Once we arrived at the yoga studio, I had to sign a release. "Release from what?" was my question; I had to agree I wouldn't hold the business liable for any injury that might occur during the session. I asked what kind of injury could possibly be inflicted while trying to achieve a state of deep relaxation while stretched out prone on a mat at floor level, unless I somehow managed to be lulled into an irreversible coma? Again, Carol gave me "that look" and I acquiesced and signed the paperwork. We ditched our shoes and I dropped my attitude.

This was a popular program; there must have been at least sixty people in the room. I wondered how anyone could achieve a state of deep relaxation in such a crowded, enclosed space. I thought perhaps the tight quarters combined with deep breathing would lead to elevated levels of CO2, and therefore people were confusing profound insights with hallucinations brought on by oxygen deprivation. Now I was understanding why I had to sign that release.

The session got underway with several basic yoga poses, focused on gentle stretching and alignment, which caused me to break into a sweat while fighting off foot cramps. About fifteen minutes in we began to work on our state of consciousness. We lay still while listening to our instructor, a very knowledgeable and charming woman named Sagel, review the seven chocolates. There are *seven* kinds of chocolate? Let's see: there's Snickers, 3 Musketeers, Twix, KitKat, Mounds, Almond Joy.. I was drawing a blank on the last one. I whispered to Carol on my left to ask if she knew, and she replied we were supposed to be focusing on the seven chakras. Well, Jesus -- I could relax, or I could focus on chakras, but how could I possibly do BOTH AT THE SAME TIME?

I don't recall the specifics of the seven chakras because, in all honesty, by that point I was craving something sweet. Once we were done with the chakras, Sagel had us direct our focus on individual parts of the body: sections of the arm; the leg; the torso, head and neck... She named every appendage by name except for the tingly parts.

Next came instruction to focus on the breath flowing through each nostril, individually. I could pick out the left (I don't mean "pick" that way) but couldn't manage to isolate the right. Left-breathing is supposed to lower your blood pressure, while right-breathing raises it back up. The risk of lapsing into a coma was inching closer to reality.
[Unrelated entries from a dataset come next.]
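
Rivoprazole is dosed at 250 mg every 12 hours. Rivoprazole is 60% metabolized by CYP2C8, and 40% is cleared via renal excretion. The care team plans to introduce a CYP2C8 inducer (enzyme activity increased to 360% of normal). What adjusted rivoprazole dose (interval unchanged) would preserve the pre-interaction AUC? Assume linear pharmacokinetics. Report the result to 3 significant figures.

640 mg

The CYP2C8 pathway (60% of clearance) is boosted to 3.6× activity: 0.6 × 3.6 = 2.16.
Non-CYP routes (40%) are unchanged.
Relative clearance = 2.16 + 0.4 = 2.56.
Css,avg = (dose rate)/CL, so holding Css fixed requires dose ∝ CL: 250 × 2.56 = 640 mg.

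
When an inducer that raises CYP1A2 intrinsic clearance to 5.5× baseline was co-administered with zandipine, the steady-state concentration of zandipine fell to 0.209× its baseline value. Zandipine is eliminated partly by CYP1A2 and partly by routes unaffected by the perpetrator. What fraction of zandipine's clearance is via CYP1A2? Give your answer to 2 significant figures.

Let x = fm,CYP1A2. Because steady-state concentration ∝ 1/CL, relative clearance rose to 1/0.209 = 4.785.
Only the CYP1A2 route changed, so 4.785 = x·5.5 + (1 − x), giving x = 0.84.

0.84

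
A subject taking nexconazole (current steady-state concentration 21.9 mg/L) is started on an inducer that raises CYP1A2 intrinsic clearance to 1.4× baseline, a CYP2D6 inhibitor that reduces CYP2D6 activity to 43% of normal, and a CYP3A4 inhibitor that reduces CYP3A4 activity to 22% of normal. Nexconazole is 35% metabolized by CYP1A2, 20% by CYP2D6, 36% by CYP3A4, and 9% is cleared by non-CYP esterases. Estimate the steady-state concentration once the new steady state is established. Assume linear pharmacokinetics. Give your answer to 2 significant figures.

29 mg/L

The CYP1A2 pathway (35% of clearance) rises to 1.4× activity: 0.35 × 1.4 = 0.49.
The CYP2D6 pathway (20% of clearance) drops to 0.43× activity: 0.2 × 0.43 = 0.086.
The CYP3A4 pathway (36% of clearance) is reduced to 0.22× activity: 0.36 × 0.22 = 0.0792.
The remaining 9% of clearance is unaffected.
CL_new/CL_old = 0.49 + 0.086 + 0.0792 + 0.09 = 0.7452.
Dividing the baseline by the relative clearance: 21.9 / 0.7452 = 29 mg/L.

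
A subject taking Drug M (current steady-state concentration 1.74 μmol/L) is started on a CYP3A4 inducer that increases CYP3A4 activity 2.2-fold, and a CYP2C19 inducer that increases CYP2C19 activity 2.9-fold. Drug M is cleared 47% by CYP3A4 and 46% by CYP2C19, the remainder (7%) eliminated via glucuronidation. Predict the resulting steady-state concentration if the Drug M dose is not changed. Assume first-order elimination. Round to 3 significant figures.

0.714 μmol/L

The CYP3A4 pathway (47% of clearance) increases to 2.2× activity: 0.47 × 2.2 = 1.034.
The CYP2C19 pathway (46% of clearance) increases to 2.9× activity: 0.46 × 2.9 = 1.334.
The remaining 7% of clearance is unaffected.
New clearance relative to baseline: 1.034 + 1.334 + 0.07 = 2.438.
Dividing the baseline by the relative clearance: 1.74 / 2.438 = 0.714 μmol/L.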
Since the class had people ranging from novice to expert, Sagel said we should each do whatever we felt was necessary to relax. So... I got up and dashed into the pub next door for a quick beer. I would have slipped back into my spot unnoticed except for belching as as I resumed my Savasana pose.

We completed the session after another thirty minutes. Sagel then guided our return to a "normal" state of awareness. Well, for everyone except the woman who was on my right -- she was sleeping like a baby. I kneeled down, gently putting a hand on her shoulder while leaning in close to her ear to say, "WAKE UP! IT'S OVER!!" Everyone rolled up their yoga mats, re-folded blankets, returned blocks to storage, and exuded a sense of calm and well-being. I have to admit -- I enjoyed the session more than I thought I would, finding it very peaceful. I felt more centered than when I arrived, and actually had an insight unearthed from deep in my subconscious which helped me resolve an issue that had been preying on my mind for much of the evening: the seventh chocolate is a Milky Way.